Д.И. Но, уже нет женщины, наш идеал становится оскоминно-
андрогинен, выклевывается Тот бердяевский, элиаденский божественный
п**дох*й, сочетающий в себе оба органа, счастливо избегающий
любовной романтики. Но, ведь не об этом речь.

В.Т. Теперь, итожа эти наши пол-разговорца: жизнетворчество
самочитаемо, мы бываем автодемиурги, но и самопрофаны, тулупы мы,
лосевские лифы, плодоносящие черенки лопаты, неминуемо
закапывающей своего держателя. Нам перестает быть нужен
избито-внешний Абсолют.
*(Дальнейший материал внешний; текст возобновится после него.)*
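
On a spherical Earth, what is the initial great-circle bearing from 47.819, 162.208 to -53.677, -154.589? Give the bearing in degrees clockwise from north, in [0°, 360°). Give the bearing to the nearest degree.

Δλ = -154.589 − 162.208 = -316.797°; wrapped into (−180°, 180°]: 43.203°.
θ = atan2( sin Δλ · cos φ₂ , cos φ₁ · sin φ₂ − sin φ₁ · cos φ₂ · cos Δλ )
  = atan2(0.40550, -0.86096) = 154.780° → normalised to [0°, 360°): 154.780°.

155°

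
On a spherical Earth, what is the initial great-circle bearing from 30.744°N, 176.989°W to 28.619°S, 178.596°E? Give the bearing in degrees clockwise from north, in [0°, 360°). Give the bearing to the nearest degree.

184°

Δλ = 178.596 − -176.989 = 355.585°; wrapped into (−180°, 180°]: -4.415°.
θ = atan2( sin Δλ · cos φ₂ , cos φ₁ · sin φ₂ − sin φ₁ · cos φ₂ · cos Δλ )
  = atan2(-0.06757, -0.85908) = -175.502° → normalised to [0°, 360°): 184.498°.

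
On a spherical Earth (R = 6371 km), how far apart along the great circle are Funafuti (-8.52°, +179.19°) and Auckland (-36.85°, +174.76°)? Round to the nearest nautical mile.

1718 nmi

Δλ = 174.76 − 179.19 = -4.43°.
Δφ = -36.85 − -8.52 = -28.33°.
a = sin²(Δφ/2) + cos φ₁ · cos φ₂ · sin²(Δλ/2) = 0.061068.
c = 2·atan2(√a, √(1−a)) = 0.49941 rad → d = 6371·c ≈ 3181.75 km ≈ 1718.01 nmi.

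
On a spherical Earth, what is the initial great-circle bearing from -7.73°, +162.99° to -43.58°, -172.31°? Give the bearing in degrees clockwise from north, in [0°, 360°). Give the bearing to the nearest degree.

Δλ = -172.31 − 162.99 = -335.30°; wrapped into (−180°, 180°]: 24.70°.
θ = atan2( sin Δλ · cos φ₂ , cos φ₁ · sin φ₂ − sin φ₁ · cos φ₂ · cos Δλ )
  = atan2(0.30271, -0.59458) = 153.019° → normalised to [0°, 360°): 153.019°.

153°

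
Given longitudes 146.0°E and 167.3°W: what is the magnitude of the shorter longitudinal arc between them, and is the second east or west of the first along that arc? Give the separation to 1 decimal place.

46.7° east

Raw difference: -167.3 − 146.0 = -313.3°.
Normalise into (−180°, 180°]: -313.3° + 360° = 46.7°.
Positive ⇒ the second point lies to the east; separation 46.7°.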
Мы, все же, выведем себя за скобки этого
уравнения.

Разговорный жанр жизнетворчества. Беседа первая

Собравшись вкруг сосновости лакированных досок яффски купленного
застенка, мы по обыкновению предались верликийскому и
прихотливому разглагольствию о пережитом за последние годы.
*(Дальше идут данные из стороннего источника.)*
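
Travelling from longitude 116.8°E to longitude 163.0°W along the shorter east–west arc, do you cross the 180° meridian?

Yes

Naïve |-163.0 − 116.8| = 279.8° > 180°, so the shorter arc goes the other way round — across 180°.
Signed shortest Δλ = ((-163.0 − 116.8 + 180) mod 360) − 180 = 80.2°.
Going east by 80.2° from +116.8° passes through 180° before reaching -163.0°.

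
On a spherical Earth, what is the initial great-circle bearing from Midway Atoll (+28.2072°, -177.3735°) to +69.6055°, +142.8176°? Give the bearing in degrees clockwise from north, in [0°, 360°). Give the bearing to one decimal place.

342.3°

Δλ = 142.8176 − -177.3735 = 320.1911°; wrapped into (−180°, 180°]: -39.8089°.
θ = atan2( sin Δλ · cos φ₂ , cos φ₁ · sin φ₂ − sin φ₁ · cos φ₂ · cos Δλ )
  = atan2(-0.22311, 0.69947) = -17.691° → normalised to [0°, 360°): 342.309°.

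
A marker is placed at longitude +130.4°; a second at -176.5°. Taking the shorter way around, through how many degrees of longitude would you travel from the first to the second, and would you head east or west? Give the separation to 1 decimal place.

Raw difference: -176.5 − 130.4 = -306.9°.
Normalise into (−180°, 180°]: -306.9° + 360° = 53.1°.
Positive ⇒ the second point lies to the east; separation 53.1°.

53.1° east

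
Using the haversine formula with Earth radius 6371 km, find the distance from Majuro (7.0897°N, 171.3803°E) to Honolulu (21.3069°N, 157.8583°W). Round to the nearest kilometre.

Δλ = -157.8583 − 171.3803 = -329.2386°; wrapped into (−180°, 180°]: 30.7614°.
Δφ = 21.3069 − 7.0897 = 14.2172°.
a = sin²(Δφ/2) + cos φ₁ · cos φ₂ · sin²(Δλ/2) = 0.080352.
c = 2·atan2(√a, √(1−a)) = 0.57481 rad → d = 6371·c ≈ 3662.12 km.

3662 km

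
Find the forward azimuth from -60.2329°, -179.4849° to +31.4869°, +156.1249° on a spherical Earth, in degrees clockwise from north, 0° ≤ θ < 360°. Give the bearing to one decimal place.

Δλ = 156.1249 − -179.4849 = 335.6098°; wrapped into (−180°, 180°]: -24.3902°.
θ = atan2( sin Δλ · cos φ₂ , cos φ₁ · sin φ₂ − sin φ₁ · cos φ₂ · cos Δλ )
  = atan2(-0.35215, 0.93349) = -20.668° → normalised to [0°, 360°): 339.332°.

339.3°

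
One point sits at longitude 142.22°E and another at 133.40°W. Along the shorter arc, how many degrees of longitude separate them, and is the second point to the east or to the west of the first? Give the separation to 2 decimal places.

84.38° east

Raw difference: -133.40 − 142.22 = -275.62°.
Normalise into (−180°, 180°]: -275.62° + 360° = 84.38°.
Positive ⇒ the second point lies to the east; separation 84.38°.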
Этот визит Вадимуса оставил в хадерских закромах груды не по-конски
даренных зубастых книг Бытия, из которых за чаем и чаем, не
чаем уж черемисов поддых: не ясно как в диссертантски
крученыховском аде очитать, взыскательно оглазастить все эти
белесые страницы. Время есть. Время слагать сказки. Время
скользить в салазках, темя - месть. Мозжечок как волшебный
Туранчокс, фантазийный курок, борисов "прозрачный цыган",
искрометный зверь, радио. Карлики кровавые в глазах. Бедные
гамлетовские Йорики. Пиджачки отшибнутые, зябко-зихронские. Где вы
теперь? Сестра или спать? Кто дал здесь право помнить о них и
лопотать еще много раз? Вести речь пришлось о наиболее
злокозненном паводке нашего cуществования – о культурной градации
традиций жизнетворчества и их воплощениях на ижых приозерных
ивах, на нивах актуалии. Беседу об этом мы представляем
вашему просвещенному вниманию.



Валерий Яковлевич Брюсов
Денис Иоффе: Общую проблематику представляемых размышлений следует
ввести в такую канву, которая могла бы предложить адекватное
обнимание наших с тобой рефлексий, связанных с исторически
фиксированным – дошедшем до нас феноменом символистского
жизнетворчества. Хотелось бы, кроме всего прочего, попытаться
понять, что происходит в этой сфере сейчас, в текущую окаянь
тех дней, коим мы, волею-неволею определены в свидетели.
Ныряя в прошлое мы видим неких шебутных муравьев, какие-то блики
и тени: персонажи Большого Времени, которое взлелеяло на
своей могутной груди интересующий нас феномен. Стебельки и
латания, отсвеченная муть краеглазо читаных книг… Так
прорастают гниловатые семена в воспаленном мозгу Валерия Яковлевича
Брюсова.



Муся Башкирцева

Начало девяностых. Мережковский лишь пыжится,
охаживает Зину, Вячеслав - покамест не шибко русск, германски,
по-моммзеновски отсутствует, не думает, Боренька - Котик и
Сашура Блок еще на подкорке, в тотальности предрождений, у них
ничего нет. Есть только Брюсов и Бальмонт. Бальмонт и Брюсов.
Однако, из этих двоих, именно Валерий настольно
зачитывается Мусей Башкирцевой, пялит на свой картуз французские
эмблемки, тулится в радикальную модность. Девушка уже подгнила,
знает, что концы в воду, швартовы в брос, чушь собачья,
конечно, но воображение восемнадцатилетнего Валерия было летально
поражено Мусиными дневниками (известными ему, кстати, в их
галльском букворяде). Муся знает, что все у нее телесно
обрывается и вот-вот кончается, но это не только не мрачит ее
рассудок, но напротив, лишь вдохновляет на проникновенное
письмо. Жизнь транскрибируется в текст, реальность верно дышит со
страниц да на ладан. Этот башкирцевский
литературно-дневниковый экспириенс не имел аналогов на тот момент, а у Брюсова
с измальства было необыкновенное чутье на такие вещи.
Мессидж был схвачен, распознан и воплощен в стихотворности. В
первую голову, вероятно, в ролевой игре «публичной issue» ,
уместностью выйти в заголовки, продать и преподать себя в
беспрецедентном на русском подворье свете. Выдать на гора свой
жизненный текст. Если мы уже начнем использовать эту
полу-лотмановскую номенклатуру. На самом деле она не лотмановская, но
скорее Клиффорд-Грицевская, но это пока неважно.